Since I joined the LCL staff in 1998, I have personally seen 2 or 3 lawyers a year who come in distressed, and often depressed, with regard to their role as associate in a law firm. In some cases, they function as sole underling to a seasoned veteran who has taken them into an otherwise solo or small practice. In other cases, they are making a big income with a giant and prestigious firm. In either situation, the associates that I see (who are, of course, self-selecting to come to LCL) are struggling to keep their heads above water.
They complain that they feel swamped with work demands, but ill-equipped to do a good job. The more senior attorneys to whom they answer are quick to point out the associates’ errors, but mostly unavailable to provide guidance. (In some cases, their “door is always open,” but on most given occasions they are too busy.) In a small practice, the associate is sometimes in the predicament of having to try to juggle many different kinds of cases at once, all of them with little previous experience, further reducing their chances of attaining mastery. They have little or no say about how they are to spend their time or how a case is to be addressed (i.e., the senior attorney expects that it will be handled just as s/he would have done).

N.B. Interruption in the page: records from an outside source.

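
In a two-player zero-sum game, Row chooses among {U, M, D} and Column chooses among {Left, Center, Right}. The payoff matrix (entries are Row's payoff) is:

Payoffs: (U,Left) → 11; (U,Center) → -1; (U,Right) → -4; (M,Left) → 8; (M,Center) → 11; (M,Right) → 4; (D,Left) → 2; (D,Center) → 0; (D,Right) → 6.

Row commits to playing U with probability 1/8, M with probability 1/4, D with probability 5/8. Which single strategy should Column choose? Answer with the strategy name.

Center

If Column plays Left, Row's expected payoff is (1/8)·11 + (1/4)·8 + (5/8)·2 = 37/8.
If Column plays Center, Row's expected payoff is (1/8)·(-1) + (1/4)·11 + (5/8)·0 = 21/8.
If Column plays Right, Row's expected payoff is (1/8)·(-4) + (1/4)·4 + (5/8)·6 = 17/4.
Column minimizes Row's payoff; the smallest is 21/8, so the best response is Center.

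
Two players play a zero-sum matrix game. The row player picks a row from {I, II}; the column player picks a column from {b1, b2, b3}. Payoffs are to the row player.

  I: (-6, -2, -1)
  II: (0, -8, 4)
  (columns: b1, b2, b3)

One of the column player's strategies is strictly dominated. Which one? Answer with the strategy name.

b1 holds the row player's payoff strictly below b3 in every row: -6 < -1, 0 < 4.
So b3 is strictly dominated for the column player.

b3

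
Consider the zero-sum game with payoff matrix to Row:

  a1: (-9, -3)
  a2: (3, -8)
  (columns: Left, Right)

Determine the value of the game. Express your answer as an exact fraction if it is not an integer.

Row minima: a1 → -9, a2 → -8; maximin = -8.
Column maxima: Left → 3, Right → -3; minimax = -3.
-8 ≠ -3, so there is no saddle point; optimal play is mixed.
Let Row play a1 with probability p. Expected payoff against Left: (-9)p + 3(1−p) = −12p + 3; against Right: (-3)p + (-8)(1−p) = 5p − 8.
Setting these equal: −12p + 3 = 5p − 8 ⇒ −17p = -11 ⇒ p = 11/17, and the value is (-12)·(11/17) + 3 = -81/17.
For Column: with q = P(Left), equating a1's and a2's payoffs gives −6q − 3 = 11q − 8 ⇒ q = 5/17.

-81/17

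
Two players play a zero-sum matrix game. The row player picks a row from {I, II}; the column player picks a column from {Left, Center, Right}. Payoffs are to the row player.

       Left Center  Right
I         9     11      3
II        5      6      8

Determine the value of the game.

Row minima: I → 3, II → 5; maximin = 5.
Column maxima: Left → 9, Center → 11, Right → 8; minimax = 8.
5 ≠ 8, so there is no saddle point; optimal play is mixed.
Center is strictly dominated by Left (it gives the row player strictly more in every row), so the column player never plays it.
On the remaining 2×2 (I, II vs Left, Right):
Let the row player play I with probability p. Expected payoff against Left: 9p + 5(1−p) = 4p + 5; against Right: 3p + 8(1−p) = −5p + 8.
Setting these equal: 4p + 5 = −5p + 8 ⇒ 9p = 3 ⇒ p = 1/3, and the value is (4)·(1/3) + 5 = 19/3.
For the column player: with q = P(Left), equating I's and II's payoffs gives 6q + 3 = −3q + 8 ⇒ q = 5/9.

19/3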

Many of these individuals were highly successful in law school and now feel much less competent, humbled if not humiliated.
Some of these associates blame the seemingly uncaring boss to whom they answer. Others blame themselves. Either way, as their mood declines, so does their productivity. They respond by working more hours. As their home lives or social lives deteriorate, their lives become less balanced and they are less able to function in a healthy way. Eventually, they either make it through this “rite of passage,” gradually master the needed skills, and re-achieve personal equilibrium, or they leave the firm. In some firms, large and small, the turnover rate is high.
From a psychologist’s point of view (and these thoughts are influenced by the writings of Dr. Martin Seligman, father of “positive psychology,” who has addressed himself to depression-promoting aspects of the lives of lawyers), if someone running a law firm wanted to keep the firm’s associate(s) happier and more productive, and to retain more of these newer lawyers for a longer period once they have learned the ropes, one might do some of the following:
• Provide actual mentoring, not just oversight. Take some time, even one uninterrupted hour a week, focused entirely on the associate’s questions, concerns, and ideas. The time you invest will likely pay for itself in the associate’s increased productivity, flowing not only from the concrete information and advice that you can provide, but also from his or her increased effort in response to sensing your support and interest.
• People are generally more productive (and happier) according to Seligman and others, not to mention common sense, when empowered to have a say in what they do (what he calls “decision latitude). That suggests that your associate will do better if there is some discussion about what s/he will do and how, and if the associate has a voice and choice in determining how their time will be spent. That is likely to include a chance to master certain kinds of tasks before plunging into others.
• Different associates are likely to have different strengths, based not only on past experience/learning but even more on personality and native talents. You can utilize a win-win strategy by noticing and capitalizing on their particular strengths, increasing their sense of efficacy and optimizing their contribution to the firm.
My sense is that such efforts will pay off in productivity, retention, interpersonal atmosphere, decreased conflict, etc. Meantime, LCL remains a consultative resource for those (at any level of the hierarchy) who find their work environments a source of stress and dysfunction.